在意识模糊的最后一刻,她脑海中突然闪过陆萧留下的那封信。“十年前那场车祸,
断腿的人其实是我。”“泼向你的**,全在我的背上。”信上的每一个字,
此刻都像是烧红的烙铁,狠狠印在了她的心上。原来……是真的。
原来那些灾祸从来没有消失,只是有人替她们扛下了所有。而现在,那个替她们扛灾的人,
被她们亲手赶走了。反噬,开始了。“陆萧……”叶倾城趴在地上,指甲抠进地毯里,
发出绝望的嘶吼:“快!快去把陆萧找回来!不管他是死是活……把他找回来!!
”“否则……我们都要死!”4、京海市第一人民医院,急诊科乱成了一锅粥。
叶家三位千金同时入院,这可是轰动全城的大新闻。

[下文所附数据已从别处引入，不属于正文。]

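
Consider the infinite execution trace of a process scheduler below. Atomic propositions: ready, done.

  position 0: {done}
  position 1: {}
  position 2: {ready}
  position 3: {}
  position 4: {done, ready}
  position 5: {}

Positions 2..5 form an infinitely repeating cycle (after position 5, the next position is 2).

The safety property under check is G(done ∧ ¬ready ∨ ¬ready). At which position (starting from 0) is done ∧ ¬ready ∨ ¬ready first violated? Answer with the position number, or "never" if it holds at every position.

2

Check done ∧ ¬ready ∨ ¬ready at each position in order: 0 ✓, 1 ✓.
At position 2 the labels are {ready}, so done ∧ ¬ready ∨ ¬ready is false there. This is the first violation.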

院长亲自披挂上阵,
召集了全院最顶尖的专家会诊。然而,检查结果出来的那一刻,所有医生都傻眼了。
“这……这怎么可能?”骨科主任看着叶倾城的X光片,冷汗直流,“叶总,
您的右腿胫骨……显示是‘陈旧性粉碎性骨折’。”“什么叫陈旧性?
”叶倾城疼得脸色煞白,死死抓着床单,“我这是刚断的!就在半小时前!”“不,不是的。
”主任指着片子,声音颤抖,“从骨痂的愈合痕迹和骨质疏松程度来看,
这处伤……起码存在十年了。而且,当时应该没有接受正规治疗,是靠硬扛着自愈长歪的,
所以现在才会产生这种剧烈的神经痛。”十年?硬扛?长歪?叶倾城瞳孔猛地收缩。